Publié dans El Watan le 13 - 11 - 2008

Né à Haïti qu'il a dû fuir à 23 ans, il dispose aujourd'hui d'une notoriété mondiale qu'il doit notamment à son rejet des ghettos littéraires.
Après le fameux coup de tête de Zidane, vous aviez passé une nuit blanche à écrire un beau texte…

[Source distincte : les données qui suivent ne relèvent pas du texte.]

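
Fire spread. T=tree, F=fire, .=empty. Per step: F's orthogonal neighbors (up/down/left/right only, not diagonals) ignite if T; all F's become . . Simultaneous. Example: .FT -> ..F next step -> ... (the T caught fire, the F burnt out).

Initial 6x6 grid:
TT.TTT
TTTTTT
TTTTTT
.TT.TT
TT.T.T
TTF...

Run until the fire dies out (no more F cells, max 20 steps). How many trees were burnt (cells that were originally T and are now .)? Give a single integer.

Answer: 26

Derivation:
Step 1: +1 fires, +1 burnt (F count now 1)
Step 2: +2 fires, +1 burnt (F count now 2)
Step 3: +2 fires, +2 burnt (F count now 2)
Step 4: +2 fires, +2 burnt (F count now 2)
Step 5: +3 fires, +2 burnt (F count now 3)
Step 6: +4 fires, +3 burnt (F count now 4)
Step 7: +3 fires, +4 burnt (F count now 3)
Step 8: +4 fires, +3 burnt (F count now 4)
Step 9: +3 fires, +4 burnt (F count now 3)
Step 10: +2 fires, +3 burnt (F count now 2)
Step 11: +0 fires, +2 burnt (F count now 0)
Fire out after step 11
Initially T: 27, now '.': 35
Total burnt (originally-T cells now '.'): 26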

J'ai entendu l'ensemble des commentateurs sportifs parler sur un ton que je n'aimais pas : « Une fin de carrière indigne d'un grand champion, etc. » J'avais l'impression que nous n'avions pas vu la même chose. Je voyais quelqu'un qui était sorti précisément du jeu pour entrer dans la lourde réalité. J'ai dit en gros que tout individu, quand il a tout donné, doit pouvoir faire quelque chose pour lui, et en ce moment-là, Zidane ne pouvait pas laisser passer cette insulte qui n'a été en fait que la goutte qui a fait déborder le vase. Un mot grec, kéros, désigne le moment où l'individu rencontre son destin. Il peut être quelque chose d'apparemment banal pour les autres, mais fondamental pour lui.

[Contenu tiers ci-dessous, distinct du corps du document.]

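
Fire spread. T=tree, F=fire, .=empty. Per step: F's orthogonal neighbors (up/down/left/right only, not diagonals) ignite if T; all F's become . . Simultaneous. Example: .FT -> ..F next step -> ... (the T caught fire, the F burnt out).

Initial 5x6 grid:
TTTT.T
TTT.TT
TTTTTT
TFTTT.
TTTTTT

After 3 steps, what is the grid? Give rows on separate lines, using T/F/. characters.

Step 1: 4 trees catch fire, 1 burn out
  TTTT.T
  TTT.TT
  TFTTTT
  F.FTT.
  TFTTTT
Step 2: 6 trees catch fire, 4 burn out
  TTTT.T
  TFT.TT
  F.FTTT
  ...FT.
  F.FTTT
Step 3: 6 trees catch fire, 6 burn out
  TFTT.T
  F.F.TT
  ...FTT
  ....F.
  ...FTT

TFTT.T
F.F.TT
...FTT
....F.
...FTT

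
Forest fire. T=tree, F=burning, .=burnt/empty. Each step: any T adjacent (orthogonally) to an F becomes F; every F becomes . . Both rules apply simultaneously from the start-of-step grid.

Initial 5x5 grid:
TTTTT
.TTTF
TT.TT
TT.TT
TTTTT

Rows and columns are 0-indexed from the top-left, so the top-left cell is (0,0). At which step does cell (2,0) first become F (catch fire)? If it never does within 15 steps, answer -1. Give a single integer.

Step 1: cell (2,0)='T' (+3 fires, +1 burnt)
Step 2: cell (2,0)='T' (+4 fires, +3 burnt)
Step 3: cell (2,0)='T' (+4 fires, +4 burnt)
Step 4: cell (2,0)='T' (+3 fires, +4 burnt)
Step 5: cell (2,0)='F' (+4 fires, +3 burnt)
  -> target ignites at step 5
Step 6: cell (2,0)='.' (+2 fires, +4 burnt)
Step 7: cell (2,0)='.' (+1 fires, +2 burnt)
Step 8: cell (2,0)='.' (+0 fires, +1 burnt)
  fire out at step 8

5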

L'humour est au cœur de votre écriture, mais plus comme une philosophie profonde qu'un procédé…
Honnêtement, je ne l'utilise pas, car dans l'utilité, il y a l'idée d'instrumentation de quelque chose en dehors de soi. Je déteste l'ironie, la blague… Je ne me suis jamais cru drôle, ni utilisant l'humour. Ce sont les autres qui le disent. Je ne pense pas avoir mis sciemment un trait d'humour dans mes écrits. Mais on y trouve quelque chose de décalé, un contraste avec la réalité. Bien sûr, par exemple quand j'ai écrit Comment faire l'amour avec un Nègre sans se fatiguer, les gens ont tout de suite pensé à de l'humour. D'ailleurs le vrai titre, élaboré en marchant à Montréal, c'était Comment faire l'amour avec un Nègre quand il pleut et que vous n'avez rien d'autre à faire. C'était trop long. Après, les gens sont venus me voir pour me dire qu'ils me trouvaient provocateur. Je ne suis ni cela, ni humoriste.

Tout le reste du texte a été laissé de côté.